Auditory neuropathy


Auditory neuropathy

Description, Causes and Risk Factors:

Auditory neuropathy

A disorder of hearing in children characterized by sensorineural hearing loss for pure tones, reduced word discrimination disproportionate to the pure-tone loss, normal outer hair cell function as determined by measurement of otoacoustic emissions, and absent or abnormal auditory brainstem response.

Auditory neuropathy is a unique disorder of hearing in which the inner ear itself may be perfectly normal but speech cannot be heard clearly enough for a child to develop normal speech and language. The problem is in the cochlear nerve itself and its inability to clearly transmit sounds received by the inner ear to the brain where hearing and interpreting of speech actually occurs. If the auditory nerve has neuropathy, a child may be aware of sounds but the signal will be very poor. The result is that a child will react to sound and give no evidence to the parents that there is a hearing problem until it becomes clear at two years of age or older that despite hearing sounds, no speech has developed.

Some children who have been diagnosed with auditory neuropathy experience certain health problems as newborns, or during or shortly before birth. These problems include jaundice, premature birth, low birth weight, and an inadequate supply of oxygen to the unborn baby. In addition, some drugs that have been used to treat medical complications in pregnant women or newborns may damage the inner hair cells in the baby's ears, causing auditory neuropathy.

It can affect people of all ages, from infancy through adulthood. The number of people affected by auditory neuropathy is not known, but the condition affects a relatively small percentage of people who are deaf or hearing-impaired.

Symptoms:

People with auditory neuropathy may have normal hearing, or hearing loss ranging from mild-to-severe; they always have poor speech-perception abilities, meaning they have trouble understanding speech clearly. Often, speech perception is worse than would be predicted by the degree of hearing loss. For example, a person with auditory neuropathy may be able to hear sounds, but would still have difficulty recognizing spoken words. Sounds may fade in and out for these individuals and seem out of sync.

Diagnosis:

Audiologists, use a combination of methods to diagnose auditory neuropathy. These include tests of auditory brainstem response (ABR) and otoacoustic emissions (OAE). The hallmark of auditory neuropathy is a negligible or very abnormal ABR reading together with a normal OAE reading. A normal OAE reading is a sign that the outer hair cells are working normally.
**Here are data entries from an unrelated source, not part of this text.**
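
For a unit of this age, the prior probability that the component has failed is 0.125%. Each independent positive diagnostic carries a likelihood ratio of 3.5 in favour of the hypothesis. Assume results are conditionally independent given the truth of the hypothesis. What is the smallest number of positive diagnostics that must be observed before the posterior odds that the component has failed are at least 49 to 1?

Prior odds = 0.00125/0.99875 = 1/799.
Likelihood ratio per positive diagnostic = 3.5.
Target odds = 49.
Need (1/799) × 3.5ⁿ ≥ 49, i.e. 3.5ⁿ ≥ 39151.
3.5⁸ = 5764801/256 falls short of 39151 but 3.5⁹ = 40353607/512 reaches it, so n = 9.

9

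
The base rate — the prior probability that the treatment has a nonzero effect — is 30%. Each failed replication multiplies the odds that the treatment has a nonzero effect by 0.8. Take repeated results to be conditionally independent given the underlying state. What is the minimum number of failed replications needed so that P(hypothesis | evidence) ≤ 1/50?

Prior odds = 0.3/0.7 = 3/7.
Likelihood ratio per failed replication = 0.8.
Target posterior odds = 0.02/0.98 = 1/49.
Require 0.8ⁿ ≤ 1/49 ÷ (3/7) = 1/21.
0.8¹³ ≈0.0549756 is still above 1/21 but 0.8¹⁴ ≈0.0439805 is at or below it, so n = 14.

14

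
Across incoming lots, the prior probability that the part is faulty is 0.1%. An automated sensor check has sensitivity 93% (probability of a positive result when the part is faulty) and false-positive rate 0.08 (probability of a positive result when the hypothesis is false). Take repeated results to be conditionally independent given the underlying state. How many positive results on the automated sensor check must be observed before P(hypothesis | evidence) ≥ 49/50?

5

Prior odds: 0.001 ÷ 0.999 = 1/999.
Likelihood ratio of a positive result = 0.93/0.08 = 11.625.
Target odds: 0.98 ÷ 0.02 = 49.
Need (1/999) × 11.625ⁿ ≥ 49, i.e. 11.625ⁿ ≥ 48951.
11.625⁴ = 74805201/4096 falls short of 48951 but 11.625⁵ ≈212307 reaches it, so n = 5.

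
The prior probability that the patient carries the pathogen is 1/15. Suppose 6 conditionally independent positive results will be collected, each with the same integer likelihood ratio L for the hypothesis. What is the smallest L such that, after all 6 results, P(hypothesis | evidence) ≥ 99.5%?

Prior odds = (1/15)/(14/15) = 1/14.
Target odds = 0.995/0.005 = 199.
Need L⁶ ≥ 199 ÷ (1/14) = 2786.
3⁶ = 729 < 2786 ≤ 4096 = 4⁶, so L = 4.

4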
An ABR test monitors brain wave activity in response to sound using electrodes that are placed on the person's head and ears. An OAE test uses a small, very sensitive microphone inserted into the ear canal to monitor the faint sounds produced by the outer hair cells in response to stimulation by a series of clicks. ABR and OAE testing are painless and can be used for newborn babies and infants as well as older children and adults. Other tests may also be used as part of a more comprehensive evaluation of an individual's hearing and speech-perception abilities.

Treatment:

While there is no known cure for Auditory neuropathy, assistive listening devices (ALDs) can help kids with auditory neuropathy make sense of sounds and develop language skills. You'll work with a Medical team to determine which devices are right for your child. Treatment for auditory neuropathy depends on how severe it is and the age of the child at diagnosis.
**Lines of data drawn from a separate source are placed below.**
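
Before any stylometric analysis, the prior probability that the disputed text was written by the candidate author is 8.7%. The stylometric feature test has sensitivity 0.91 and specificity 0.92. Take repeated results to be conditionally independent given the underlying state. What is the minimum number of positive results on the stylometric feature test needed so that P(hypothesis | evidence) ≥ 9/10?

Prior odds = 0.087/0.913 = 87/913.
False-positive rate = 1 − 0.92 = 0.08; likelihood ratio of a positive = 0.91/0.08 = 11.375.
Target posterior odds = 0.9/0.1 = 9.
Require 11.375ⁿ ≥ 9 ÷ (87/913) = 2739/29.
11.375¹ = 11.375 falls short of 2739/29 but 11.375² = 129.390625 reaches it, so n = 2.

2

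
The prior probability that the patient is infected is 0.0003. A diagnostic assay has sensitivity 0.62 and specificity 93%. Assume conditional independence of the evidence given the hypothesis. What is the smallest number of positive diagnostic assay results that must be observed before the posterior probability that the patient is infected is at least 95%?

Prior odds = 0.0003/0.9997 = 3/9997.
False-positive rate = 1 − 0.93 = 0.07; likelihood ratio of a positive = 0.62/0.07 = 62/7.
Target odds: 0.95 ÷ 0.05 = 19.
Need (3/9997) × (62/7)ⁿ ≥ 19, i.e. (62/7)ⁿ ≥ 189943/3.
(62/7)⁵ = 916132832/16807 falls short of 189943/3 but (62/7)⁶ ≈482794 reaches it, so n = 6.

6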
A crucial part of making any device effective is ongoing therapy with a speech-language pathologist, who helps children with hearing loss develop speaking and hearing skills.

Cochlear implant: A cochlear implant is a device that has internal and external parts and is designed to replace the portions of the ear that aren't working properly. Parts of the implant are placed inside the head during a surgical procedure. Another part of the implant is worn on the outside, behind the ear. With training and therapy, a child with a cochlear implant can learn to hear and speak well. Cochlear implants typically aren't considered until after kids are at least 1 year old and have tried other ALDs without success. Cochlear implants have helped many people with auditory neuropathy, but ongoing therapy after the surgery is crucial for them to be effective. Not all kids with auditory neuropathy are candidates for the implants.

NOTE: The above information is educational purpose. The information provided herein should not be used during any medical emergency or for the diagnosis or treatment of any medical condition.

DISCLAIMER: This information should not substitute for seeking responsible, professional medical care.